I'm looking to start a new project to work on in my free time that covers a lot of areas of Computer Science and I've decided on a game (most likely flight simulator or simple 2D side-scroller). Anyway, I do a lot of C#/Java development at work writing business applications so I'm looking to do a game in C++ (I have used C#/XNA for games previously).
However, I'm trying to find a good framework for C++ game development. I have used Qt before but don't believe this is suitable for what I am trying to achieve. Is Win32 and OpenGL still the best for C++ game development?
Also, I want to keep this pretty OO, any recommendations for wrapping the Win32 for game development? Or does OpenGL provide abstractions to help?

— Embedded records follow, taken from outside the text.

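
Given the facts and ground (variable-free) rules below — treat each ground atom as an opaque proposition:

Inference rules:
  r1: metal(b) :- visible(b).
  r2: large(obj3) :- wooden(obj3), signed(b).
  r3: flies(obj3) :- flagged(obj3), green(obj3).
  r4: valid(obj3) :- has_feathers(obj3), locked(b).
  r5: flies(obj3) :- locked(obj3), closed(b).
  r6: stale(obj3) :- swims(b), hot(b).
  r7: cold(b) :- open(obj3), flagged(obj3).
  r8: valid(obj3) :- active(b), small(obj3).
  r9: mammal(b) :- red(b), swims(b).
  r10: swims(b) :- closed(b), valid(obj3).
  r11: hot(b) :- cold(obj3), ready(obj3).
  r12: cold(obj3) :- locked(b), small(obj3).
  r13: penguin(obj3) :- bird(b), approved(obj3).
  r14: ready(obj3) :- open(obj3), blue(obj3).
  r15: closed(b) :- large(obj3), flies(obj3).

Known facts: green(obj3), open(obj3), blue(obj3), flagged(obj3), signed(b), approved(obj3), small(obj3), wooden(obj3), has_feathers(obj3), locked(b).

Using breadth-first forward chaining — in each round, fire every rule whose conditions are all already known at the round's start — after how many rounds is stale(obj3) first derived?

4

Round 1: r2 [large(obj3) :- wooden(obj3), signed(b).]; r3 [flies(obj3) :- flagged(obj3), green(obj3).]; r4 [valid(obj3) :- has_feathers(obj3), locked(b).]; r7 [cold(b) :- open(obj3), flagged(obj3).]; r12 [cold(obj3) :- locked(b), small(obj3).]; r14 [ready(obj3) :- open(obj3), blue(obj3).]. New: large(obj3), flies(obj3), valid(obj3), cold(b), cold(obj3), ready(obj3).
Round 2: r11 [hot(b) :- cold(obj3), ready(obj3).]; r15 [closed(b) :- large(obj3), flies(obj3).]. New: hot(b), closed(b).
Round 3: r10 [swims(b) :- closed(b), valid(obj3).]. New: swims(b).
Round 4: r6 [stale(obj3) :- swims(b), hot(b).]. New: stale(obj3).
stale(obj3) first appears in round 4.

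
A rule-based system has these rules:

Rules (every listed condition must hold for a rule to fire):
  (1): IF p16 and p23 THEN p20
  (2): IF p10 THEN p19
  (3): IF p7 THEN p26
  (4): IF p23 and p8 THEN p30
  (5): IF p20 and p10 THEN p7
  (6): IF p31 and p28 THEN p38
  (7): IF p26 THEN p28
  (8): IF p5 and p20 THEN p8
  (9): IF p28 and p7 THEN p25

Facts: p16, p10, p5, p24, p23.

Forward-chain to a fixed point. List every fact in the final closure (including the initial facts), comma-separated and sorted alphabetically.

p10, p16, p19, p20, p23, p24, p25, p26, p28, p30, p5, p7, p8

Round 1 — (1), (2), derive p20, p19.
Round 2 — (5), (8), derive p7, p8.
Round 3 — (3), (4), derive p26, p30.
Round 4 — (7), derive p28.
Round 5 — (9), derive p25.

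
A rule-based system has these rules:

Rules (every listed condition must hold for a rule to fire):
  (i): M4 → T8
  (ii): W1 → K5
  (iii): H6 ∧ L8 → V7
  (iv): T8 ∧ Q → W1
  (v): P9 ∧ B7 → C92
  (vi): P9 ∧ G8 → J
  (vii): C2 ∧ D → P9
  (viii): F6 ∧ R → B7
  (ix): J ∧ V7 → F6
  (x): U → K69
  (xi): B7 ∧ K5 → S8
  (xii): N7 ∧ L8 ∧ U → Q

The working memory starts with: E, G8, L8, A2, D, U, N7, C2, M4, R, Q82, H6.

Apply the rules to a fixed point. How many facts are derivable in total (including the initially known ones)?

24

Round 1: (i) [M4 → T8]; (iii) [H6 ∧ L8 → V7]; (vii) [C2 ∧ D → P9]; (x) [U → K69]; (xii) [N7 ∧ L8 ∧ U → Q]. Adds T8, V7, P9, K69, Q.
Round 2: (iv) [T8 ∧ Q → W1]; (vi) [P9 ∧ G8 → J]. Adds W1, J.
Round 3: (ii) [W1 → K5]; (ix) [J ∧ V7 → F6]. Adds K5, F6.
Round 4: (viii) [F6 ∧ R → B7]. Adds B7.
Round 5: (v) [P9 ∧ B7 → C92]; (xi) [B7 ∧ K5 → S8]. Adds C92, S8.
Closure: {A2, B7, C2, C92, D, E, F6, G8, H6, J, K5, K69, L8, M4, N7, P9, Q, Q82, R, S8, T8, U, V7, W1} — 24 facts.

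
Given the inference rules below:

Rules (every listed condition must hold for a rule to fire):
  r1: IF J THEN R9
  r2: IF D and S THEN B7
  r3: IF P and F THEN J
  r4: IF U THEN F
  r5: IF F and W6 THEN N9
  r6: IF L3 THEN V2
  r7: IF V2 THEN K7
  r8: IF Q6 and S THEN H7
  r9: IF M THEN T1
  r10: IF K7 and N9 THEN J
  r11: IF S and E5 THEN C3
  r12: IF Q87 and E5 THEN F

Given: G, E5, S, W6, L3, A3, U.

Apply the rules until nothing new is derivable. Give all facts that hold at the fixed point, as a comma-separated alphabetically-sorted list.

Round 1 — r4, r6, r11, derive F, V2, C3.
Round 2 — r5, r7, derive N9, K7.
Round 3 — r10, derive J.
Round 4 — r1, derive R9.

A3, C3, E5, F, G, J, K7, L3, N9, R9, S, U, V2, W6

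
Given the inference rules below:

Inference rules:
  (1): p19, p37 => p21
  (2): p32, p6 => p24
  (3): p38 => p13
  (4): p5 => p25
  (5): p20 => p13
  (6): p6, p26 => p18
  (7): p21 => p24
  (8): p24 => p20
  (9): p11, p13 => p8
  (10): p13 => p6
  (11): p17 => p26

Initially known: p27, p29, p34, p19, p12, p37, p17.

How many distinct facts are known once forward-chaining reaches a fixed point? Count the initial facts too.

14

[1] (1) [p19, p37 => p21]; (11) [p17 => p26]. ⇒ new: p21, p26.
[2] (7) [p21 => p24]. ⇒ new: p24.
[3] (8) [p24 => p20]. ⇒ new: p20.
[4] (5) [p20 => p13]. ⇒ new: p13.
[5] (10) [p13 => p6]. ⇒ new: p6.
[6] (6) [p6, p26 => p18]. ⇒ new: p18.
Closure: {p12, p13, p17, p18, p19, p20, p21, p24, p26, p27, p29, p34, p37, p6} — 14 facts.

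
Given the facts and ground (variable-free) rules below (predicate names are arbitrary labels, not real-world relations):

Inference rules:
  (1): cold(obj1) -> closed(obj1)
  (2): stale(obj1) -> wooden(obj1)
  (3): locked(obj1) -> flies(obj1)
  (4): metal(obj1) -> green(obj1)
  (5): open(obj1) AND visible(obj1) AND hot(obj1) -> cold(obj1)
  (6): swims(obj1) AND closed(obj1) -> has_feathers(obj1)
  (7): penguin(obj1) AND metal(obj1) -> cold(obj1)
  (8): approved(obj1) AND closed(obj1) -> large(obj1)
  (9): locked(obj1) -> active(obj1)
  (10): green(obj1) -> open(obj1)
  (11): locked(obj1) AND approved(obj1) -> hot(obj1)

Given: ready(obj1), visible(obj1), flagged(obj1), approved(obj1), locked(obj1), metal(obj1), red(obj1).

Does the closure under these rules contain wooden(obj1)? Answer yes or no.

[1] (3) [locked(obj1) -> flies(obj1)]; (4) [metal(obj1) -> green(obj1)]; (9) [locked(obj1) -> active(obj1)]; (11) [locked(obj1) AND approved(obj1) -> hot(obj1)]. ⇒ new: flies(obj1), green(obj1), active(obj1), hot(obj1).
[2] (10) [green(obj1) -> open(obj1)]. ⇒ new: open(obj1).
[3] (5) [open(obj1) AND visible(obj1) AND hot(obj1) -> cold(obj1)]. ⇒ new: cold(obj1).
[4] (1) [cold(obj1) -> closed(obj1)]. ⇒ new: closed(obj1).
[5] (8) [approved(obj1) AND closed(obj1) -> large(obj1)]. ⇒ new: large(obj1).
Fixed point reached. wooden(obj1) is concluded only by (2); (2) needs stale(obj1) (never derived).

no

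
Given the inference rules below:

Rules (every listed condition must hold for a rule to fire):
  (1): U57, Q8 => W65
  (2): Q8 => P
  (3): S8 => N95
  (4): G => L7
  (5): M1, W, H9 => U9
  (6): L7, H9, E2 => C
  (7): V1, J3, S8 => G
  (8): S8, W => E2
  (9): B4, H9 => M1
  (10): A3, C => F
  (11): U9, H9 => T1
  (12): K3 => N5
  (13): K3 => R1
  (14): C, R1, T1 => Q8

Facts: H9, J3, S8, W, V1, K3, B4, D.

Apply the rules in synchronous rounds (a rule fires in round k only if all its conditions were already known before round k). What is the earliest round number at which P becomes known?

[1] (3) [S8 => N95]; (7) [V1, J3, S8 => G]; (8) [S8, W => E2]; (9) [B4, H9 => M1]; (12) [K3 => N5]; (13) [K3 => R1]. ⇒ new: N95, G, E2, M1, N5, R1.
[2] (4) [G => L7]; (5) [M1, W, H9 => U9]. ⇒ new: L7, U9.
[3] (6) [L7, H9, E2 => C]; (11) [U9, H9 => T1]. ⇒ new: C, T1.
[4] (14) [C, R1, T1 => Q8]. ⇒ new: Q8.
[5] (2) [Q8 => P]. ⇒ new: P.
P first appears in round 5.

5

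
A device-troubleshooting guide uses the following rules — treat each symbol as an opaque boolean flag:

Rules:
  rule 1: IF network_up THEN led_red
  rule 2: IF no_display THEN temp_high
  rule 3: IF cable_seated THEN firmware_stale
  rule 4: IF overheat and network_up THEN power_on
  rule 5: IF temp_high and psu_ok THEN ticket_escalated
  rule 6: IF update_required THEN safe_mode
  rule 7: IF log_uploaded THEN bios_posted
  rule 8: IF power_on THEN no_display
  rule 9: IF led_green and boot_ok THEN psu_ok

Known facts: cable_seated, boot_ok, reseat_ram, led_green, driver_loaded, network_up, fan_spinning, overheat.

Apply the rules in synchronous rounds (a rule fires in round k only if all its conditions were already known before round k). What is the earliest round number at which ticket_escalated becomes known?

Round 1 fires rule 1, rule 3, rule 4, rule 9, giving led_red, firmware_stale, power_on, psu_ok.
Round 2 fires rule 8, giving no_display.
Round 3 fires rule 2, giving temp_high.
Round 4 fires rule 5, giving ticket_escalated.
ticket_escalated first appears in round 4.

4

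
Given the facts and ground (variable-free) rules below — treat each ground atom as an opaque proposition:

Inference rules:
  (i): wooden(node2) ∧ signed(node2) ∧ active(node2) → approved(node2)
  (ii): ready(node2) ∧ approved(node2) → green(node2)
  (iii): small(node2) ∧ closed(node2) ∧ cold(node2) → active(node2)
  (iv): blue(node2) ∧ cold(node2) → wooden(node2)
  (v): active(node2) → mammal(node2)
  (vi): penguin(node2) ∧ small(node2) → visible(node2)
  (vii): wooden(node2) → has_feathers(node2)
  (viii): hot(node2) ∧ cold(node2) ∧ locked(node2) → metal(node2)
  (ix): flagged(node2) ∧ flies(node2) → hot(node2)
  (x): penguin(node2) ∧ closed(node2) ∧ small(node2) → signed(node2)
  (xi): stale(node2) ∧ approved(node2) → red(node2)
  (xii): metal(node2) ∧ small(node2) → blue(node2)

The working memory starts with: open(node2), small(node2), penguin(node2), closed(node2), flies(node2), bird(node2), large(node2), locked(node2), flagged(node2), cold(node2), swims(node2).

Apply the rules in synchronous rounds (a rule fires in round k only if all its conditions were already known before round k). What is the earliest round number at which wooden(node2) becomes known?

[1] (iii) [small(node2) ∧ closed(node2) ∧ cold(node2) → active(node2)]; (vi) [penguin(node2) ∧ small(node2) → visible(node2)]; (ix) [flagged(node2) ∧ flies(node2) → hot(node2)]; (x) [penguin(node2) ∧ closed(node2) ∧ small(node2) → signed(node2)]. ⇒ new: active(node2), visible(node2), hot(node2), signed(node2).
[2] (v) [active(node2) → mammal(node2)]; (viii) [hot(node2) ∧ cold(node2) ∧ locked(node2) → metal(node2)]. ⇒ new: mammal(node2), metal(node2).
[3] (xii) [metal(node2) ∧ small(node2) → blue(node2)]. ⇒ new: blue(node2).
[4] (iv) [blue(node2) ∧ cold(node2) → wooden(node2)]. ⇒ new: wooden(node2).
wooden(node2) first appears in round 4.

4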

From what I've experienced, the Win API is a complete mess. I'd recommend using something like SDL and save yourself the trouble. As a bonus, this will also make it cross platform. You can also use OpenGL with SDL.
SDL is still a bit low level and has a C style API, so you'll need to write your own OO wrappers. I've heard that SFML and Allegro are popular alternatives but I have less experience with them.
SFML is probably the closest you can get. Most people using 2D rendering roll their own, and most using 3D go with either something like Irrlicht, or roll their own.
As for OGL, the OGL API is horrific- it's even worse than the Windows API. At least that is OO, C-style, instead of just plain old global-variables-up-wazoo.
Check out GLFW. It looks to be minimalistic (in a good way).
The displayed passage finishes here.